Lowering prescription drug prices are part of Gov. Andrew Cuomo’s 2020 budget proposal. Cuomo’s three-part plan is capping insulin copayments at $100 a month; giving the state power to investigate and fine drug manufacturers for price hikes; and creating a commission to study importing drugs from Canada.
Hoak said the AARP feels Cuomo’s proposals are good first steps, but noted it is disappointed the governor recently vetoed a bill that would stop insurance companies from changing medication coverage rates during the middle of the year.
“Consumers of insurance products have to commit to an insurance plan and formulary once a year during open enrollment. Insurance companies can then change the formulary, which will impact the financial situation of those individuals,” Hoak said. “The governor vetoed that. We’re going to take another look at that in 2020.”

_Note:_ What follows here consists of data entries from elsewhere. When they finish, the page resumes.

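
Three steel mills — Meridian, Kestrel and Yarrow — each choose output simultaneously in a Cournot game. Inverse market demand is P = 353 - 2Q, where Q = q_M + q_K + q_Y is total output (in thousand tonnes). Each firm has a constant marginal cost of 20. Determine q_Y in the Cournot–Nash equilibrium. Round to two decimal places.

A representative firm's profit is π_i = q_i(353 - 2Q) - 20q_i.
Setting ∂π_i/∂q_i = 0 with rivals' quantities fixed: 333 - 4q_i - 2·Σ_{j≠i} q_j = 0.
By symmetry each firm produces the same amount; substituting Σ_{j≠i} q_j = 2q_i yields q_i = 333/8.

41.63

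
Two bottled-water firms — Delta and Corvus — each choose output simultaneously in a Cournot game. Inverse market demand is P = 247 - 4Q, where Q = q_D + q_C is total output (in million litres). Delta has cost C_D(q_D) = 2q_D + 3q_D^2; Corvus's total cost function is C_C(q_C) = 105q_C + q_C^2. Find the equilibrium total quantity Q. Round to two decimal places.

23.31

Delta's profit: π_D = (247 - 4Q)q_D - (2q_D + 3q_D²). Setting ∂π_D/∂q_D = 0: 245 - 14q_D - 4(q_C) = 0.
Corvus's profit: π_C = (247 - 4Q)q_C - (105q_C + q_C²). Setting ∂π_C/∂q_C = 0: 142 - 10q_C - 4(q_D) = 0.
Rearranging gives the reaction functions q_D = (245 - 4q_C)/14 and q_C = (142 - 4q_D)/10.
Solving the pair: q_D = 941/62, q_C = 252/31.
Total output Q = 941/62 + 252/31 = 1445/62.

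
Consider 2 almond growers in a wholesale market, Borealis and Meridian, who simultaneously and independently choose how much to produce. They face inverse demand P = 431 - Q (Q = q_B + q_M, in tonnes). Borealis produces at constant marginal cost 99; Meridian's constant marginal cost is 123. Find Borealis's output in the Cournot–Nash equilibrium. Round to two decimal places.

Borealis's profit: π_B = (431 - Q)q_B - (99q_B). Setting ∂π_B/∂q_B = 0: 332 - 2q_B - (q_M) = 0.
Meridian's first-order condition: 308 - 2q_M - (q_B) = 0.
Best responses: q_B = (332 - q_M)/2, q_M = (308 - q_B)/2.
Solving the pair: q_B = 356/3, q_M = 284/3.

118.67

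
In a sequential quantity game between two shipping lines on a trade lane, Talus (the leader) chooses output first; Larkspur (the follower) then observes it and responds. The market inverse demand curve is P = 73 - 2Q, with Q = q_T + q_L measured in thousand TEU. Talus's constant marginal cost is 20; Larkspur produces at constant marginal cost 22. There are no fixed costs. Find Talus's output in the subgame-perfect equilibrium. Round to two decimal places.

The follower Larkspur best-responds to any q_T: π_L = (73 - 2Q)q_L - 22q_L.
Follower FOC: 51 - 2q_T - 4q_L = 0, so q_L(q_T) = (51 - 2q_T)/4.
Talus substitutes q_L(q_T) into its own profit: π_T = q_T(73 - 2q_T - (51 - 2q_T)/2) - 20q_T = (95/2 - q_T)q_T - 20q_T.
Maximising: ∂π_T/∂q_T = 55/2 - 2q_T = 0, giving q_T = 55/4.
Then q_L = (51 - 2·(55/4))/4 = 47/8.

13.75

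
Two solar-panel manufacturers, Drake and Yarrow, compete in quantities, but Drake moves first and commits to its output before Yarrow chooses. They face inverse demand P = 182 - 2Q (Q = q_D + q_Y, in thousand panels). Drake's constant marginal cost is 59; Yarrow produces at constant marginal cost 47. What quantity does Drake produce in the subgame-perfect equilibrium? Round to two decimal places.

27.75

Solve by backward induction. Given q_D, the follower Yarrow maximises π_Y = (182 - 2q_D - 2q_Y)q_Y - 47q_Y.
Setting the follower's marginal profit to zero, 135 - 2q_D - 4q_Y = 0, i.e. q_Y = (135 - 2q_D)/4.
The leader anticipates this reaction. Substituting into P = 182 - 2Q gives P = 229/2 - q_D, so π_D = (229/2 - q_D)q_D - 59q_D.
Leader FOC: 111/2 - 2q_D = 0, so q_D = 111/4.
Then q_Y = (135 - 2·(111/4))/4 = 159/8.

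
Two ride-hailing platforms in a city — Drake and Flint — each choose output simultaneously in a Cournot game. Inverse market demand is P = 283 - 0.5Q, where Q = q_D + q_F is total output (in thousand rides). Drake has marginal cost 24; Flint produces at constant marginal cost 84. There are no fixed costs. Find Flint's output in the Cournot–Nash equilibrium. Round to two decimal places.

92.67

Drake's profit: π_D = (283 - 0.5Q)q_D - (24q_D). Setting ∂π_D/∂q_D = 0: 259 - q_D - (1/2)(q_F) = 0.
Flint's profit: π_F = (283 - 0.5Q)q_F - (84q_F). Setting ∂π_F/∂q_F = 0: 199 - q_F - (1/2)(q_D) = 0.
Rearranging gives the reaction functions q_D = (259 - (1/2)q_F) and q_F = (199 - (1/2)q_D).
Solving the pair: q_D = 638/3, q_F = 278/3.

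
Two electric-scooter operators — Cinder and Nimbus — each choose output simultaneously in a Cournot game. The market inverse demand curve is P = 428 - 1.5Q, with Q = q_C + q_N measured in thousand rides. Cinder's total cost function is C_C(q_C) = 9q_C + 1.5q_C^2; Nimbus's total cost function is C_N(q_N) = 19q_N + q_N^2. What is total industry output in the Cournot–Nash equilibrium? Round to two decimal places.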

Critics of the mid-year formulary bill argue it would harm insurance companies because pharmaceutical companies could still raise drug prices.

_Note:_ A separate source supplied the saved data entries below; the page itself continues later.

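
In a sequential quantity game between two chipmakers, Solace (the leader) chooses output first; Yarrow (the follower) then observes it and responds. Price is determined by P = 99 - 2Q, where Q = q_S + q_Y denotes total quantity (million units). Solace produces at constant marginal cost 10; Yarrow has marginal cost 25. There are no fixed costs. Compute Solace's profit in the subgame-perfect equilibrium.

676

Solve by backward induction. Given q_S, the follower Yarrow maximises π_Y = (99 - 2q_S - 2q_Y)q_Y - 25q_Y.
Setting the follower's marginal profit to zero, 74 - 2q_S - 4q_Y = 0, i.e. q_Y = (74 - 2q_S)/4.
Solace substitutes q_Y(q_S) into its own profit: π_S = q_S(99 - 2q_S - (74 - 2q_S)/2) - 10q_S = (62 - q_S)q_S - 10q_S.
Maximising: ∂π_S/∂q_S = 52 - 2q_S = 0, giving q_S = 26.
Then q_Y = (74 - 2·26)/4 = 11/2.
Price P = 99 - 2·(63/2) = 36.
Solace's profit: (36 - 10)·26 = 676.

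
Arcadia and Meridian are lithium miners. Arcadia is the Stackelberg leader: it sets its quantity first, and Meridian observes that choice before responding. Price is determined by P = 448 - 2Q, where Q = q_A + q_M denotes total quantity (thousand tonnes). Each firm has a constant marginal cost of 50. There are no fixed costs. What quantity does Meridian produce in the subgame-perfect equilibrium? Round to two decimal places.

49.75

The follower Meridian best-responds to any q_A: π_M = (448 - 2Q)q_M - 50q_M.
Follower FOC: 398 - 2q_A - 4q_M = 0, so q_M(q_A) = (398 - 2q_A)/4.
The leader anticipates this reaction. Substituting into P = 448 - 2Q gives P = 249 - q_A, so π_A = (249 - q_A)q_A - 50q_A.
The leader's first-order condition 199 - 2q_A = 0 yields q_A = 199/2.
Then q_M = (398 - 2·(199/2))/4 = 199/4.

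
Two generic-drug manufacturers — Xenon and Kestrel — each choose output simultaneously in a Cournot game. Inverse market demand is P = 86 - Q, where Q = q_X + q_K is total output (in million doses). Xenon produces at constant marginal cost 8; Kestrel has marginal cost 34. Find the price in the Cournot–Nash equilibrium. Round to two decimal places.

Xenon's profit: π_X = (86 - Q)q_X - (8q_X). Setting ∂π_X/∂q_X = 0: 78 - 2q_X - (q_K) = 0.
Kestrel's profit: π_K = (86 - Q)q_K - (34q_K). Setting ∂π_K/∂q_K = 0: 52 - 2q_K - (q_X) = 0.
Rearranging gives the reaction functions q_X = (78 - q_K)/2 and q_K = (52 - q_X)/2.
Solving the pair: q_X = 104/3, q_K = 26/3.
Total output Q = 130/3, so price P = 86 - 130/3 = 128/3.

42.67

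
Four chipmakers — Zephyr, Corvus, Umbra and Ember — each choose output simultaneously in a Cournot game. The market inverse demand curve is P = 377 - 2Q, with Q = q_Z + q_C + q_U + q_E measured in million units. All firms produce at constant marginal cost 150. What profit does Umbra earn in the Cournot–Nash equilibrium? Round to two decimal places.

A representative firm's profit is π_i = q_i(377 - 2Q) - 150q_i.
Setting ∂π_i/∂q_i = 0 with rivals' quantities fixed: 227 - 4q_i - 2·Σ_{j≠i} q_j = 0.
By symmetry each firm produces the same amount; substituting Σ_{j≠i} q_j = 3q_i yields q_i = 227/10.
Price P = 377 - 2·(454/5) = 977/5.
Umbra's profit: (977/5 - 150)·(227/10) = 1030.5800.

1030.58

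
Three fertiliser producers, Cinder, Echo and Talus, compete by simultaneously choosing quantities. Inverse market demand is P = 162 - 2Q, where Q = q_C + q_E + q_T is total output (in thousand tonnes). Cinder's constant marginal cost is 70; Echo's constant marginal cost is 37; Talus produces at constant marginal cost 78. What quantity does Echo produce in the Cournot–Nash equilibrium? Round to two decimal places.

24.88

Cinder's profit: π_C = (162 - 2Q)q_C - (70q_C). Setting ∂π_C/∂q_C = 0: 92 - 4q_C - 2(q_E + q_T) = 0.
Echo's profit: π_E = (162 - 2Q)q_E - (37q_E). Setting ∂π_E/∂q_E = 0: 125 - 4q_E - 2(q_C + q_T) = 0.
Talus's first-order condition: 84 - 4q_T - 2(q_C + q_E) = 0.
Adding the 3 first-order conditions: 301 − 8Q = 0, so Q = 301/8.
Back-substituting: q_C = (92 − 301/4)/2 = 67/8, q_E = (125 − 301/4)/2 = 199/8, q_T = (84 − 301/4)/2 = 35/8.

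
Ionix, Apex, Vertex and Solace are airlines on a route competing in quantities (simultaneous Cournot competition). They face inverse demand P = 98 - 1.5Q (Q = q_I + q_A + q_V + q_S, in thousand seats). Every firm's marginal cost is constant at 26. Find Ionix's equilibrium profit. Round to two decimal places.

Each firm earns π_i = (98 - 1.5Q)q_i - 26q_i.
Setting ∂π_i/∂q_i = 0 with rivals' quantities fixed: 72 - 3q_i - (3/2)·Σ_{j≠i} q_j = 0.
With identical firms every q_j equals q_i, so Σ_{j≠i} q_j = 3q_i and 72 = (15/2)q_i, giving q_i = 48/5.
Price P = 98 - (3/2)·(192/5) = 202/5.
Ionix's profit: (202/5 - 26)·(48/5) = 138.2400.

138.24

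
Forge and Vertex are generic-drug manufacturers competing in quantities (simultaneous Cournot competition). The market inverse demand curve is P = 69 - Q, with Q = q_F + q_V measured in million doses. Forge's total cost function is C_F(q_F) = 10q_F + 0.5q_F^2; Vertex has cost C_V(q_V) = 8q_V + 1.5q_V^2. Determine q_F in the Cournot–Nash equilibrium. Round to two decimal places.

Forge's profit: π_F = (69 - Q)q_F - (10q_F + (1/2)q_F²). Setting ∂π_F/∂q_F = 0: 59 - 3q_F - (q_V) = 0.
Vertex's first-order condition: 61 - 5q_V - (q_F) = 0.
Rearranging gives the reaction functions q_F = (59 - q_V)/3 and q_V = (61 - q_F)/5.
Substituting one into the other gives q_F = 117/7 and q_V = 62/7.

16.71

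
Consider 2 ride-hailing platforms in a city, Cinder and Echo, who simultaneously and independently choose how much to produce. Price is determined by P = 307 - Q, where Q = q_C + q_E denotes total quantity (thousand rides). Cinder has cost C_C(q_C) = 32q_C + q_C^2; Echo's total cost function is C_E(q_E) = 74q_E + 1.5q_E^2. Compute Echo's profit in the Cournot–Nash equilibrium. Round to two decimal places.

Cinder's profit: π_C = (307 - Q)q_C - (32q_C + q_C²). Setting ∂π_C/∂q_C = 0: 275 - 4q_C - (q_E) = 0.
Echo's profit: π_E = (307 - Q)q_E - (74q_E + (3/2)q_E²). Setting ∂π_E/∂q_E = 0: 233 - 5q_E - (q_C) = 0.
Best responses: q_C = (275 - q_E)/4, q_E = (233 - q_C)/5.
Substituting one into the other gives q_C = 1142/19 and q_E = 657/19.
Price P = 307 - 1799/19 = 212.3158.
Echo's profit: 212.3158·(657/19) - 74·(657/19) - (3/2)(657/19)² = 2989.2590.

2989.26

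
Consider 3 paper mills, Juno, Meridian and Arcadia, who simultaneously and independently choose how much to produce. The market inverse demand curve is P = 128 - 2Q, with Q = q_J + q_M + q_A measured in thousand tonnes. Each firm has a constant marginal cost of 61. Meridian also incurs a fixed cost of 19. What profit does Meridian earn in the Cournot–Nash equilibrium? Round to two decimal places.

121.28

A representative firm's profit is π_i = q_i(128 - 2Q) - 61q_i.
Setting ∂π_i/∂q_i = 0 with rivals' quantities fixed: 67 - 4q_i - 2·Σ_{j≠i} q_j = 0.
With identical firms every q_j equals q_i, so Σ_{j≠i} q_j = 2q_i and 67 = 8q_i, giving q_i = 67/8.
Price P = 128 - 2·(201/8) = 311/4.
Meridian's profit: (311/4 - 61)·(67/8) - 19 = 121.2813.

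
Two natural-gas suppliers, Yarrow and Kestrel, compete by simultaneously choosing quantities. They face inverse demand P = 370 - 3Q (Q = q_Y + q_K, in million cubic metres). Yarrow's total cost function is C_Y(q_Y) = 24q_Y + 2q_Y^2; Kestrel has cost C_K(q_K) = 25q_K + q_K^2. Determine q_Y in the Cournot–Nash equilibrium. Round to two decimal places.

Yarrow's profit: π_Y = (370 - 3Q)q_Y - (24q_Y + 2q_Y²). Setting ∂π_Y/∂q_Y = 0: 346 - 10q_Y - 3(q_K) = 0.
Kestrel's profit: π_K = (370 - 3Q)q_K - (25q_K + q_K²). Setting ∂π_K/∂q_K = 0: 345 - 8q_K - 3(q_Y) = 0.
Rearranging gives the reaction functions q_Y = (346 - 3q_K)/10 and q_K = (345 - 3q_Y)/8.
Substituting one into the other gives q_Y = 1733/71 and q_K = 33.9718.

24.41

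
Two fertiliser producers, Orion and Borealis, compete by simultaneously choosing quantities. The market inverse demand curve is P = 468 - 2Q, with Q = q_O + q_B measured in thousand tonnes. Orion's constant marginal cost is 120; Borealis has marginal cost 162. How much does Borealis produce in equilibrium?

Orion's profit: π_O = (468 - 2Q)q_O - (120q_O). Setting ∂π_O/∂q_O = 0: 348 - 4q_O - 2(q_B) = 0.
Borealis's profit: π_B = (468 - 2Q)q_B - (162q_B). Setting ∂π_B/∂q_B = 0: 306 - 4q_B - 2(q_O) = 0.
So q_O = (348 - 2q_B)/4 and q_B = (306 - 2q_O)/4.
Solving the pair: q_O = 65, q_B = 44.

44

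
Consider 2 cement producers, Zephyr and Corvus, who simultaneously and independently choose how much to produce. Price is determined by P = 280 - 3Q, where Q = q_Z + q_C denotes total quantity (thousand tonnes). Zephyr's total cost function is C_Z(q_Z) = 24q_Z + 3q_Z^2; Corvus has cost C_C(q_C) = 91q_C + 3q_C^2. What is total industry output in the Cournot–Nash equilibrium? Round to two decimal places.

Zephyr's profit: π_Z = (280 - 3Q)q_Z - (24q_Z + 3q_Z²). Setting ∂π_Z/∂q_Z = 0: 256 - 12q_Z - 3(q_C) = 0.
Corvus's profit: π_C = (280 - 3Q)q_C - (91q_C + 3q_C²). Setting ∂π_C/∂q_C = 0: 189 - 12q_C - 3(q_Z) = 0.
Rearranging gives the reaction functions q_Z = (256 - 3q_C)/12 and q_C = (189 - 3q_Z)/12.
Substituting one into the other gives q_Z = 167/9 and q_C = 100/9.
Total output Q = 167/9 + 100/9 = 89/3.

29.67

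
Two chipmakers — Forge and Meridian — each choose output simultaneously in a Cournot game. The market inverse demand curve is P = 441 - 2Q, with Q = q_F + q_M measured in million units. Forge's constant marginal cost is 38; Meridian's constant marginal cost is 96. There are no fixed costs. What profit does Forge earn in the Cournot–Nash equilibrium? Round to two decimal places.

11806.72

Forge's profit: π_F = (441 - 2Q)q_F - (38q_F). Setting ∂π_F/∂q_F = 0: 403 - 4q_F - 2(q_M) = 0.
Meridian's profit: π_M = (441 - 2Q)q_M - (96q_M). Setting ∂π_M/∂q_M = 0: 345 - 4q_M - 2(q_F) = 0.
Best responses: q_F = (403 - 2q_M)/4, q_M = (345 - 2q_F)/4.
Solving the pair: q_F = 461/6, q_M = 287/6.
Price P = 441 - 2·(374/3) = 575/3.
Forge's profit: (575/3 - 38)·(461/6) = 11806.7222.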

Lawmakers this session will also consider a bill meant to help those who care for an aging or disabled loved one. The legislation would provide middle-class family caregivers up to a $3,500 saving on their tax bill, or up to half of their caregiving expenses.

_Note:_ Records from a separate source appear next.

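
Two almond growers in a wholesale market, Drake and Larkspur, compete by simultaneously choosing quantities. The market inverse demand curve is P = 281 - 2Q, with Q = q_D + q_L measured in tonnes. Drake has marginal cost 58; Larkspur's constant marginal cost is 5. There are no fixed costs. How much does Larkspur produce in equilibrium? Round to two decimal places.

54.83

Drake's profit: π_D = (281 - 2Q)q_D - (58q_D). Setting ∂π_D/∂q_D = 0: 223 - 4q_D - 2(q_L) = 0.
Larkspur's first-order condition: 276 - 4q_L - 2(q_D) = 0.
So q_D = (223 - 2q_L)/4 and q_L = (276 - 2q_D)/4.
Solving the pair: q_D = 85/3, q_L = 329/6.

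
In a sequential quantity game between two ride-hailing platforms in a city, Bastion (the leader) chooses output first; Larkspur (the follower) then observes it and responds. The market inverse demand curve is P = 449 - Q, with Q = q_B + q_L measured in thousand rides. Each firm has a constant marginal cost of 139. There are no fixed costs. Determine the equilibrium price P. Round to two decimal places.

Solve by backward induction. Given q_B, the follower Larkspur maximises π_L = (449 - q_B - q_L)q_L - 139q_L.
Follower FOC: 310 - q_B - 2q_L = 0, so q_L(q_B) = (310 - q_B)/2.
The leader anticipates this reaction. Substituting into P = 449 - Q gives P = 294 - (1/2)q_B, so π_B = (294 - (1/2)q_B)q_B - 139q_B.
The leader's first-order condition 155 - q_B = 0 yields q_B = 155.
Then q_L = (310 - 155)/2 = 155/2.
Total output Q = 465/2, so price P = 449 - 465/2 = 433/2.

216.50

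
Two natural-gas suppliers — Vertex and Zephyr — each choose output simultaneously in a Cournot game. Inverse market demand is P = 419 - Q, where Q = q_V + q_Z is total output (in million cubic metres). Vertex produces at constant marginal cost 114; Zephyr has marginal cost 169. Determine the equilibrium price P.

234

Vertex's profit: π_V = (419 - Q)q_V - (114q_V). Setting ∂π_V/∂q_V = 0: 305 - 2q_V - (q_Z) = 0.
Zephyr's profit: π_Z = (419 - Q)q_Z - (169q_Z). Setting ∂π_Z/∂q_Z = 0: 250 - 2q_Z - (q_V) = 0.
Best responses: q_V = (305 - q_Z)/2, q_Z = (250 - q_V)/2.
Substituting one into the other gives q_V = 120 and q_Z = 65.
Total output Q = 185, so price P = 419 - 185 = 234.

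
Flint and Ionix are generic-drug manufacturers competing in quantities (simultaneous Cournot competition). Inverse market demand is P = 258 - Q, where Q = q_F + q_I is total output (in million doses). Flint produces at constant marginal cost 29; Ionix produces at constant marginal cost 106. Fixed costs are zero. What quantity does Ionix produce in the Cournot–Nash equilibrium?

25

Flint's profit: π_F = (258 - Q)q_F - (29q_F). Setting ∂π_F/∂q_F = 0: 229 - 2q_F - (q_I) = 0.
Ionix's first-order condition: 152 - 2q_I - (q_F) = 0.
Rearranging gives the reaction functions q_F = (229 - q_I)/2 and q_I = (152 - q_F)/2.
Substituting one into the other gives q_F = 102 and q_I = 25.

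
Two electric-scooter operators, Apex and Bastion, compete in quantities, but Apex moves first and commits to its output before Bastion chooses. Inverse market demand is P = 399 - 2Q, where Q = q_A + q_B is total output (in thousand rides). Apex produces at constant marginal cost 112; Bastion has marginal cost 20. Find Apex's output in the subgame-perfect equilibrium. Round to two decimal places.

Solve by backward induction. Given q_A, the follower Bastion maximises π_B = (399 - 2q_A - 2q_B)q_B - 20q_B.
Setting the follower's marginal profit to zero, 379 - 2q_A - 4q_B = 0, i.e. q_B = (379 - 2q_A)/4.
Apex substitutes q_B(q_A) into its own profit: π_A = q_A(399 - 2q_A - (379 - 2q_A)/2) - 112q_A = (419/2 - q_A)q_A - 112q_A.
The leader's first-order condition 195/2 - 2q_A = 0 yields q_A = 195/4.
Then q_B = (379 - 2·(195/4))/4 = 563/8.

48.75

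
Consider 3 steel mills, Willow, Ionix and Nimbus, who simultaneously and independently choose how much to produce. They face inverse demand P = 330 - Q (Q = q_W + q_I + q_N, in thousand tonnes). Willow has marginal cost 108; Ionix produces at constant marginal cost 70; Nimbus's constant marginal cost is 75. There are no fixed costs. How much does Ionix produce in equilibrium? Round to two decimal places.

75.75

Willow's profit: π_W = (330 - Q)q_W - (108q_W). Setting ∂π_W/∂q_W = 0: 222 - 2q_W - (q_I + q_N) = 0.
Ionix's first-order condition: 260 - 2q_I - (q_W + q_N) = 0.
Nimbus's profit: π_N = (330 - Q)q_N - (75q_N). Setting ∂π_N/∂q_N = 0: 255 - 2q_N - (q_W + q_I) = 0.
Adding the 3 conditions: 737 − 2Q − 2Q = 0, i.e. Q = 737/4.
Back-substituting: q_W = (222 − 737/4) = 151/4, q_I = (260 − 737/4) = 303/4, q_N = (255 − 737/4) = 283/4.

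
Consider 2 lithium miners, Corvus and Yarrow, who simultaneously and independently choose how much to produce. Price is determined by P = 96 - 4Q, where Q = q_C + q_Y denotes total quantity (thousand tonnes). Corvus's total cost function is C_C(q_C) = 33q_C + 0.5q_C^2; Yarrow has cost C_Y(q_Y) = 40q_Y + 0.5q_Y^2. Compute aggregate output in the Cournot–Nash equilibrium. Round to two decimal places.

Corvus's profit: π_C = (96 - 4Q)q_C - (33q_C + (1/2)q_C²). Setting ∂π_C/∂q_C = 0: 63 - 9q_C - 4(q_Y) = 0.
Yarrow's profit: π_Y = (96 - 4Q)q_Y - (40q_Y + (1/2)q_Y²). Setting ∂π_Y/∂q_Y = 0: 56 - 9q_Y - 4(q_C) = 0.
So q_C = (63 - 4q_Y)/9 and q_Y = (56 - 4q_C)/9.
Solving the pair: q_C = 343/65, q_Y = 252/65.
Total output Q = 343/65 + 252/65 = 119/13.

9.15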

The state has more than 2.5 million unpaid family caregivers who on average spend $7,000 a year providing care to a loved one, according to the AARP.
“It’s not a budget ask in terms of an expenditure of state dollars. It’s a tax credit so certainly there’s a fiscal impact,” Hoak said. “However, we know that when caregivers are supported in a way they can effectively care for their loved ones, those loved ones are going to be in better shape and they’re going to be able to remain in their communities, in their homes.”
Lawmakers could also address the state’s ombudsman shortage. The state Comptroller’s Office reported in October that less than half of the state’s 1,500 long-term care facilities have an assigned volunteer ombudsman, who investigate complaints from nursing home residents.
Wallace said she plans to advocate for increased funding for the ombudsman program.
“I think last year we allocated about $1.2 million, and that’s about half of what other states allocate with similar size beds and facilities,” she said. “So we definitely need to look at increasing funding for that program and finding ways to attract more volunteers, streamline the volunteer process so it’s something people want to continue doing.”
One in six New York state residents are 65 and older, which is about a 26% increase from a decade ago, according to a report by the AARP and Center for an Urban Future.
This means caring for older adults has to be a major priority for the state, Wallace said.
“At the end of the day, the New York state budget is a reflection of what we consider to be priorities in New York state,” she added, “and I think caring for some of our most vulnerable individuals — the elderly and disabled — is something we should make a priority in our state.”
The legislative session begins Jan. 8.